The slow but inexorable emergence of awareness of multiple hazards generated by human industrial and technological endeavour, has begun to disturb long-settled assumptions about the ends of politics; and forced a period of accelerated reflexivity and learning at all levels of human activity, both individually and at the level of institutions including the state. We are now more than ever acutely confronted by Foucault’s observation (1987) that modernity stands at a threshold where the life of the human species is wagered on its own political strategies. This threshold signals not only the level of present danger but also a challenge to interrogate the dominant (and self-serving) Western narrative that its dominant socio-economic model of development is the only possible model for the world to follow, indeed simply what modernity ‘is’.Out of this learning, provoked by the agency of the environmental movement and others, has arisen a number of discourses on Ecological Modernization (EM). Again, risk society can be taken as an analysis of the way in which the regulatory mechanisms of contemporary society, which evolved largely during the nineteenth century, fail to deal with the ‘mega hazards’ of contemporary life. But it can also be taken as an argument that the logic of risk society is the generation of new means of responding to these hazards. Specifically, the attention to risk generates pressure for reflexive mechanisms which are able to articulate popular orientations to risk rather than technocratic ones which redistribute and manage risks.

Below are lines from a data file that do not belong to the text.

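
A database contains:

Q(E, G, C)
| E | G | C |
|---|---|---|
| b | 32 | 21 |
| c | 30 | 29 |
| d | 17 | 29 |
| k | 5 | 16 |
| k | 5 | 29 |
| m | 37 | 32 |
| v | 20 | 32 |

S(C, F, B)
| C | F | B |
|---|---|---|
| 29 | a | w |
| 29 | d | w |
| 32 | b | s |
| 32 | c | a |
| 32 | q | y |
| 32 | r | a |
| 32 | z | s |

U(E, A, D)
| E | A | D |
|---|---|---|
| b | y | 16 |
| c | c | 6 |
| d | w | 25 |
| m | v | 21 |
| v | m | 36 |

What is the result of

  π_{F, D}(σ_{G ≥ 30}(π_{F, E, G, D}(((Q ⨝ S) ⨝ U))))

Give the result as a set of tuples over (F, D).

Natural join on C: {(c, 30, 29, a, w), (c, 30, 29, d, w), (d, 17, 29, a, w), (d, 17, 29, d, w), (k, 5, 29, a, w), (k, 5, 29, d, w), (m, 37, 32, b, s), (m, 37, 32, c, a), (m, 37, 32, q, y), (m, 37, 32, r, a), (m, 37, 32, z, s), (v, 20, 32, b, s), (v, 20, 32, c, a), (v, 20, 32, q, y), (v, 20, 32, r, a), (v, 20, 32, z, s)}
Natural join on E: {(c, 30, 29, a, w, c, 6), (c, 30, 29, d, w, c, 6), (d, 17, 29, a, w, w, 25), (d, 17, 29, d, w, w, 25), (m, 37, 32, b, s, v, 21), (m, 37, 32, c, a, v, 21), (m, 37, 32, q, y, v, 21), (m, 37, 32, r, a, v, 21), (m, 37, 32, z, s, v, 21), (v, 20, 32, b, s, m, 36), (v, 20, 32, c, a, m, 36), (v, 20, 32, q, y, m, 36), (v, 20, 32, r, a, m, 36), (v, 20, 32, z, s, m, 36)}
π_{F, E, G, D} gives {(a, c, 30, 6), (a, d, 17, 25), (b, m, 37, 21), (b, v, 20, 36), (c, m, 37, 21), (c, v, 20, 36), (d, c, 30, 6), (d, d, 17, 25), (q, m, 37, 21), (q, v, 20, 36), (r, m, 37, 21), (r, v, 20, 36), (z, m, 37, 21), (z, v, 20, 36)}.
Filtering on G ≥ 30 leaves {(a, c, 30, 6), (b, m, 37, 21), (c, m, 37, 21), (d, c, 30, 6), (q, m, 37, 21), (r, m, 37, 21), (z, m, 37, 21)}.
π_{F, D} gives {(a, 6), (b, 21), (c, 21), (d, 6), (q, 21), (r, 21), (z, 21)}.

{(a, 6), (b, 21), (c, 21), (d, 6), (q, 21), (r, 21), (z, 21)}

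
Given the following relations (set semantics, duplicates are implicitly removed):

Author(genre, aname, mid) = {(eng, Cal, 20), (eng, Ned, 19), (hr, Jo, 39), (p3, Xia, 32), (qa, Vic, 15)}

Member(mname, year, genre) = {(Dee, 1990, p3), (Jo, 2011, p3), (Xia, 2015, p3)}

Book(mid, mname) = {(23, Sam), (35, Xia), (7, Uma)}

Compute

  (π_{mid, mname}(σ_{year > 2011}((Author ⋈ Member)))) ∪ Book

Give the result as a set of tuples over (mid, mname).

{(23, Sam), (32, Xia), (35, Xia), (7, Uma)}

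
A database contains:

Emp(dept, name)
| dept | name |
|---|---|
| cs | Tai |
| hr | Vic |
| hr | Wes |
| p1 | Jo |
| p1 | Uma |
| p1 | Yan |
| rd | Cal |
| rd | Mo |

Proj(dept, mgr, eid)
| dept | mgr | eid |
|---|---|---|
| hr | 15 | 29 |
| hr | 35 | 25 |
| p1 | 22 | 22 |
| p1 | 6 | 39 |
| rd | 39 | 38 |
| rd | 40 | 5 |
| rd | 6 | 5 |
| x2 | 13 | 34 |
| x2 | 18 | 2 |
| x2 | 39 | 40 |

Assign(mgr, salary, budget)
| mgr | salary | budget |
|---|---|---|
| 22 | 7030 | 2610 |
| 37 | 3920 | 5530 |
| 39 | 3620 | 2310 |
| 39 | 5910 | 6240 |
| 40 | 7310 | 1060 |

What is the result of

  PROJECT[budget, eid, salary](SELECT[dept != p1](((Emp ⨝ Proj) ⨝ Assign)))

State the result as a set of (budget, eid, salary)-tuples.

{(1060, 5, 7310), (2310, 38, 3620), (6240, 38, 5910)}

Emp ⋈ Proj (natural join on dept): {(hr, Vic, 15, 29), (hr, Vic, 35, 25), (hr, Wes, 15, 29), (hr, Wes, 35, 25), (p1, Jo, 22, 22), (p1, Jo, 6, 39), (p1, Uma, 22, 22), (p1, Uma, 6, 39), (p1, Yan, 22, 22), (p1, Yan, 6, 39), (rd, Cal, 39, 38), (rd, Cal, 40, 5), (rd, Cal, 6, 5), (rd, Mo, 39, 38), (rd, Mo, 40, 5), (rd, Mo, 6, 5)}
(Emp ⨝ Proj) ⋈ Assign (natural join on mgr): {(p1, Jo, 22, 22, 7030, 2610), (p1, Uma, 22, 22, 7030, 2610), (p1, Yan, 22, 22, 7030, 2610), (rd, Cal, 39, 38, 3620, 2310), (rd, Cal, 39, 38, 5910, 6240), (rd, Cal, 40, 5, 7310, 1060), (rd, Mo, 39, 38, 3620, 2310), (rd, Mo, 39, 38, 5910, 6240), (rd, Mo, 40, 5, 7310, 1060)}
Apply σ_{dept != p1}; surviving tuples: {(rd, Cal, 39, 38, 3620, 2310), (rd, Cal, 39, 38, 5910, 6240), (rd, Cal, 40, 5, 7310, 1060), (rd, Mo, 39, 38, 3620, 2310), (rd, Mo, 39, 38, 5910, 6240), (rd, Mo, 40, 5, 7310, 1060)}
π_{budget, eid, salary} gives {(1060, 5, 7310), (2310, 38, 3620), (6240, 38, 5910)} (3 duplicate(s) eliminated).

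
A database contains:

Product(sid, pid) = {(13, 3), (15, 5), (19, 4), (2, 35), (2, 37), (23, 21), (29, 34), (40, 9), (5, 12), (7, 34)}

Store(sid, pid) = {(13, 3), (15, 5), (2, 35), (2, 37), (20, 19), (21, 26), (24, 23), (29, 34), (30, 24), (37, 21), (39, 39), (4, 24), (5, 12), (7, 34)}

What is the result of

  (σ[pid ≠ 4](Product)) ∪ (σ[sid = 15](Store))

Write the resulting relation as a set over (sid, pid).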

EM is a key contemporary articulation of how the economy might be, and is being, transformed in an ecological direction.
At its core is an assertion, and at times an attempt to demonstrate, the potential compatibility of economic growth and ecological sustainability. But it is also a site of discursive contestation, and an arena in which radical versions may be articulated.For Hajer, EM is ‘basically a modernist and technocratic approach to the environment that suggests that there is a techno-institutional fix for the present problems’ (1995: 32). In this mode, there is little fundamental in terms of the transformation of the state involved, and Greens would suggest that many of the basic anti-ecological elements of the state remain in place. In terms of the state, this ‘weak’ form of EM (Christoff, 1996) consists largely of an accommodation between continental European corporatist traditions and neo-liberal globalization, and its ecological content is effectively a rhetorical assertion of the adding an ‘ecological’ dimension to policy-making.

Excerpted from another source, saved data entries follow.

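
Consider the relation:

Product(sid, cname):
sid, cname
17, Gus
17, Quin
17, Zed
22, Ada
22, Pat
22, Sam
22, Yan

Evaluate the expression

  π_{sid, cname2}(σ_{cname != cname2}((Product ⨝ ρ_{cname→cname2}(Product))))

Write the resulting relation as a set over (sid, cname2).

ρ[cname→cname2]: schema becomes (sid, cname2); tuples unchanged.
Product ⋈ ρ_{cname→cname2}(Product) (natural join on sid): {(17, Gus, Gus), (17, Gus, Quin), (17, Gus, Zed), (17, Quin, Gus), (17, Quin, Quin), (17, Quin, Zed), (17, Zed, Gus), (17, Zed, Quin), (17, Zed, Zed), (22, Ada, Ada), (22, Ada, Pat), (22, Ada, Sam), (22, Ada, Yan), (22, Pat, Ada), (22, Pat, Pat), (22, Pat, Sam), (22, Pat, Yan), (22, Sam, Ada), (22, Sam, Pat), (22, Sam, Sam), (22, Sam, Yan), (22, Yan, Ada), (22, Yan, Pat), (22, Yan, Sam), (22, Yan, Yan)}
σ[cname != cname2]: keep tuples satisfying cname != cname2 → {(17, Gus, Quin), (17, Gus, Zed), (17, Quin, Gus), (17, Quin, Zed), (17, Zed, Gus), (17, Zed, Quin), (22, Ada, Pat), (22, Ada, Sam), (22, Ada, Yan), (22, Pat, Ada), (22, Pat, Sam), (22, Pat, Yan), (22, Sam, Ada), (22, Sam, Pat), (22, Sam, Yan), (22, Yan, Ada), (22, Yan, Pat), (22, Yan, Sam)}
Projecting to sid, cname2 (11 duplicate(s) eliminated): {(17, Gus), (17, Quin), (17, Zed), (22, Ada), (22, Pat), (22, Sam), (22, Yan)}

{(17, Gus), (17, Quin), (17, Zed), (22, Ada), (22, Pat), (22, Sam), (22, Yan)}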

But this masks a contestation at the heart of EM discourse. This ‘weak’ form of EM can be contrasted with ‘stronger’ forms in which a central element is the extension of democratic decision-making procedures, a more thorough restructuring of the economy, and also with a broader sort of social change which might be called ‘reflexive modernization’ (Barry 2003; Beck, Lash and Giddens 1994; Christoff 1996). The strong form, entailing as it does the potential for more far-reaching social and economic change and a properly political account of EM processes, entails also a much more thorough restructuring of the state. For example, work by Jänicke, one of the main proponents of EM, casts serious doubt on the delinking of economic growth and environmental protection, i.e. the ‘business as usual’ approach of weak ecological modernization. In a co-authored work, he and his colleagues conclude that
active promotion of economic growth needs to be questioned... ecologically-beneficial economic change tends to be neutralised by high growth. Growth rates themselves are an environmental problem. It is apparent that qualitative growth can in the long term only be limited growth, if ecologically negative growth effects are to be compensated by technological and structural change... The industrialised countries will not be able to afford the luxury of high growth rates for much longer. They will have to become accustomed to solving universal problems not by economic growth, but by political action, as in matters of distribution. (Jänicke et al. 2000: 149)

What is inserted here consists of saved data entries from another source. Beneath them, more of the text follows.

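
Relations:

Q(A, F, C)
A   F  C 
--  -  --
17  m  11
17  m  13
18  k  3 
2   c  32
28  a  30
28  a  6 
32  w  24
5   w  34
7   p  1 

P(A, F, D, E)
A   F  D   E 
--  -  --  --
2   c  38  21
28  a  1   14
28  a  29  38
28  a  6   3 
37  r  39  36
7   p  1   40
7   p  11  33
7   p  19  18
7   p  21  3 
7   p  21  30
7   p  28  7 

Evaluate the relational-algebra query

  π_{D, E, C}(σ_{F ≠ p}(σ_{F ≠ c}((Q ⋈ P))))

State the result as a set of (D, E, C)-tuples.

{(1, 14, 30), (1, 14, 6), (29, 38, 30), (29, 38, 6), (6, 3, 30), (6, 3, 6)}

Joining Q and P on A, F yields {(2, c, 32, 38, 21), (28, a, 30, 1, 14), (28, a, 30, 29, 38), (28, a, 30, 6, 3), (28, a, 6, 1, 14), (28, a, 6, 29, 38), (28, a, 6, 6, 3), (7, p, 1, 1, 40), (7, p, 1, 11, 33), (7, p, 1, 19, 18), (7, p, 1, 21, 3), (7, p, 1, 21, 30), (7, p, 1, 28, 7)}.
σ[F ≠ c]: keep tuples satisfying F ≠ c → {(28, a, 30, 1, 14), (28, a, 30, 29, 38), (28, a, 30, 6, 3), (28, a, 6, 1, 14), (28, a, 6, 29, 38), (28, a, 6, 6, 3), (7, p, 1, 1, 40), (7, p, 1, 11, 33), (7, p, 1, 19, 18), (7, p, 1, 21, 3), (7, p, 1, 21, 30), (7, p, 1, 28, 7)}
σ[F ≠ p]: keep tuples satisfying F ≠ p → {(28, a, 30, 1, 14), (28, a, 30, 29, 38), (28, a, 30, 6, 3), (28, a, 6, 1, 14), (28, a, 6, 29, 38), (28, a, 6, 6, 3)}
π[D, E, C]: project onto (D, E, C) → {(1, 14, 30), (1, 14, 6), (29, 38, 30), (29, 38, 6), (6, 3, 30), (6, 3, 6)}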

Frequently, strong ecological modernization is held to involve the development of deliberative decision-making procedures, the decentralization of decision-making combined with a range of participative processes (citizens’ juries and the like). This reflexive model of EM embraces and envisages transformations which extend into the realms of democracy and the public sphere with a view to breaking the scientistic monopoly on modern knowledge claims.